PB: The majority of Kenya’s tea is exported as a simple commodity. It is ground-up tea you’ll find in your grandma’s pantry—called the cut-tear-curl method, or CTC. It is definitely not traced back to the farmer, and it has a narrow flavor profile due to the way it is processed.
We wanted to market a higher-quality tea that wasn’t widely available from Kenya at the time—a full-leaf tea that shows the story of who plucked it and that was processed on the same farm where it was grown. Just this year, our farmers received the very first tea cottage license [a license for small tea processers] in the entire country
The cottage license permit is for factories that manufacture less than 300,000 kilos per year of “high value specialty tea.” Under the new rules JusTea helped launch the specialty tea market in Kenya.

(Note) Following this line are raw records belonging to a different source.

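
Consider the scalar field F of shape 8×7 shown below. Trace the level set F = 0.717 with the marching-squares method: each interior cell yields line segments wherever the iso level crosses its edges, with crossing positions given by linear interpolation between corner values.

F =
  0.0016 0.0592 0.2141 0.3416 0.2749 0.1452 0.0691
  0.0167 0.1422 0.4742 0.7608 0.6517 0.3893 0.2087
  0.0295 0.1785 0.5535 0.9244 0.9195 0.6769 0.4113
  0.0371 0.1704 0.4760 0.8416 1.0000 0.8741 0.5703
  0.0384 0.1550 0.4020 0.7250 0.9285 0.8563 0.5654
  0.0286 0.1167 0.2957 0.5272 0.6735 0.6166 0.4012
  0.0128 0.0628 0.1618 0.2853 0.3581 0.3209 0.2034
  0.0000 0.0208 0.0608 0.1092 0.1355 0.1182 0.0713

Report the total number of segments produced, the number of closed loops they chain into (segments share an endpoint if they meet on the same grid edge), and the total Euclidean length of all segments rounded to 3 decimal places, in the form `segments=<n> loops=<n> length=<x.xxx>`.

segments=14 loops=1 length=10.841

cell (0,2): code 0100 → (0.896,3.000)–(1.000,2.847)
cell (0,3): code 1000 → (1.000,3.401)–(0.896,3.000)
cell (1,2): code 0110 → (1.000,2.847)–(2.000,2.441)
cell (1,3): code 1101 → (1.244,4.000)–(1.000,3.401)
cell (1,4): code 1000 → (2.000,4.835)–(1.244,4.000)
cell (2,2): code 0110 → (2.000,2.441)–(3.000,2.659)
cell (2,4): code 1101 → (2.203,5.000)–(2.000,4.835)
cell (2,5): code 1000 → (3.000,5.517)–(2.203,5.000)
cell (3,2): code 0110 → (3.000,2.659)–(4.000,2.975)
cell (3,5): code 1001 → (4.000,5.479)–(3.000,5.517)
cell (4,2): code 0010 → (4.000,2.975)–(4.040,3.000)
cell (4,3): code 0011 → (4.040,3.000)–(4.829,4.000)
cell (4,4): code 0011 → (4.829,4.000)–(4.581,5.000)
cell (4,5): code 0001 → (4.581,5.000)–(4.000,5.479)
total: 14 segments, chained into 1 closed loop(s), length Σ = 10.841395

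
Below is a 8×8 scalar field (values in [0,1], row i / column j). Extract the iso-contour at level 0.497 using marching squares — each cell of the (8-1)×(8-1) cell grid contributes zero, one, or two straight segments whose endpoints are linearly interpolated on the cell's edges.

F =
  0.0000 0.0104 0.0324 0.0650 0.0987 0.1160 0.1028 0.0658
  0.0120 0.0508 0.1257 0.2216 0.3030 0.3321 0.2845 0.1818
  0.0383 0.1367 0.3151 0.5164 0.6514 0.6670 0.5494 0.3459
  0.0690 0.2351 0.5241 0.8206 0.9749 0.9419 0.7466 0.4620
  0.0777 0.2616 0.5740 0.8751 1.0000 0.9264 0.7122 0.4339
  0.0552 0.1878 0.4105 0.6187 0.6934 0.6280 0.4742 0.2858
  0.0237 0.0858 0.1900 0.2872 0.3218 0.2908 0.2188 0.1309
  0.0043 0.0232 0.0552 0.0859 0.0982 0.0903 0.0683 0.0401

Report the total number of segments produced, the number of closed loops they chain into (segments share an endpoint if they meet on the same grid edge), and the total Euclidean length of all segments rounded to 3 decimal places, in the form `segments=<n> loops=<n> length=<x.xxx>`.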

PB: When we first started working in Kenya, we were nervous the government would shut us down because we didn’t want to work with the massive tea factories. It was a collaborative effort between us and our farmers to obtain a cottage tea license—we both put pressure on the Kenyan government, which was on board. Kenya-branded tea benefits both the farmers and the country because it creates a market.

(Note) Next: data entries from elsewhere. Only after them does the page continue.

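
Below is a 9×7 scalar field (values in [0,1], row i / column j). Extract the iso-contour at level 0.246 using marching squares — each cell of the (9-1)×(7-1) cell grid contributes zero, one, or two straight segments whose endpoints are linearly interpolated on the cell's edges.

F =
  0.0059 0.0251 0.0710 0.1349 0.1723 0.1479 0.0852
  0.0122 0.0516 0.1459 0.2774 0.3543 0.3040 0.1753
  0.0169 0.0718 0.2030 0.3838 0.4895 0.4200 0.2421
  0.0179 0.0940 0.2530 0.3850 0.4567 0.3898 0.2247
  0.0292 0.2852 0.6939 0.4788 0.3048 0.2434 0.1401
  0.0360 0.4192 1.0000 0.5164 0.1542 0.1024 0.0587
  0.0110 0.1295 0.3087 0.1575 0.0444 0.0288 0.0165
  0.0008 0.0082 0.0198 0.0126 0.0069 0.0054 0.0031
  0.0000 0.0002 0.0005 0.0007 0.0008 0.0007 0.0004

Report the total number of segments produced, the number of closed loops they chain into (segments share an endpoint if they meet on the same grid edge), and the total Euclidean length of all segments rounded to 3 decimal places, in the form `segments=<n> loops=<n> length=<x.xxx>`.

segments=22 loops=1 length=16.991

cell (0,2): code 0100 → (0.780,3.000)–(1.000,2.761)
cell (0,3): code 1100 → (0.405,4.000)–(0.780,3.000)
cell (0,4): code 1100 → (0.628,5.000)–(0.405,4.000)
cell (0,5): code 1000 → (1.000,5.451)–(0.628,5.000)
cell (1,2): code 0110 → (1.000,2.761)–(2.000,2.238)
cell (1,5): code 1001 → (2.000,5.978)–(1.000,5.451)
cell (2,1): code 0100 → (2.860,2.000)–(3.000,1.956)
cell (2,2): code 1110 → (2.000,2.238)–(2.860,2.000)
cell (2,5): code 1001 → (3.000,5.871)–(2.000,5.978)
cell (3,0): code 0100 → (3.795,1.000)–(4.000,0.847)
cell (3,1): code 1110 → (3.000,1.956)–(3.795,1.000)
cell (3,4): code 1011 → (4.000,4.958)–(3.982,5.000)
cell (3,5): code 0001 → (3.982,5.000)–(3.000,5.871)
cell (4,0): code 0110 → (4.000,0.847)–(5.000,0.548)
cell (4,3): code 1011 → (5.000,3.747)–(4.390,4.000)
cell (4,4): code 0001 → (4.390,4.000)–(4.000,4.958)
cell (5,0): code 0010 → (5.000,0.548)–(5.598,1.000)
cell (5,1): code 0111 → (5.598,1.000)–(6.000,1.650)
cell (5,2): code 1011 → (6.000,2.415)–(5.753,3.000)
cell (5,3): code 0001 → (5.753,3.000)–(5.000,3.747)
cell (6,1): code 0010 → (6.000,1.650)–(6.217,2.000)
cell (6,2): code 0001 → (6.217,2.000)–(6.000,2.415)
total: 22 segments, chained into 1 closed loop(s), length Σ = 16.991027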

Talk about lasting change through business.
PB: It’s still very early, but we’re very excited to be producing full-leaf tea. We’re trying to shake things up.
Can you talk about purple tea? It was originally found growing wild in Assam and China, and later cultivated in India and Sri Lanka. I understand this is a relatively new tea in Kenya that shows a lot of promise as a marketplace differentiator.
PB: Yes! Purple tea is a cultivar that has been researched by the Tea Research Institute of Kenya for the past 30 years. In 2011, they first released it to farmers to plant, and it’s just now coming to harvest. The purple color comes from anthocyanins—super antioxidants found in other purple plants like blueberries. It’s the only tea that has them in significant quantities, and it’s only grown commercially in Kenya. We’re hoping that purple tea becomes a new category to help place Kenya on the gourmet tea map, much like Assam tea did for the Assam region of India.
You’re hoping to eventually have a system in place where consumers can text farmers directly? Why is this degree of transparency important?
PB: Tea companies are starting to share the estate from which they get their tea. But Kenya is unique because 60 percent of tea grown in Kenya is by small farmers who have one to five acres of land. Interestingly, most everyone in Kenya is on social media through their cell phone. Our farmers are active on WhatsApp and Twitter, and they are excited to hear what tea drinkers think about their product. We’re talking with our farmers constantly.
Right now, through the hashtag #JusTea, our farmers are able to write to consumers with questions. As we move forward, we want to grow those conversations through tea drinkers and tea farmers by offering tea safaris. But for now, we’re doing this through technology. It’s still a work in progress—we might end up having specific Twitter handles for different groups of farmers so shoppers can tweet questions directly to them.
JusTea is committed to sourcing farm direct. But is this model scalable?
PB: The main idea behind farm direct is we want to make sure we know where our farmers are coming from. To do this, we have trusted leaders on the ground in Kenya who are always looking for new farmer partners—and providing us updates. This was one of the things we learned fast. As Canadians, we don’t know the culture of business in Kenya. Whether with our tea farmers or co-op herbal farmers or carvers [for the wooden spoons on our packages], our leaders in Kenya gain legitimacy in the community, and inspire confidence in us.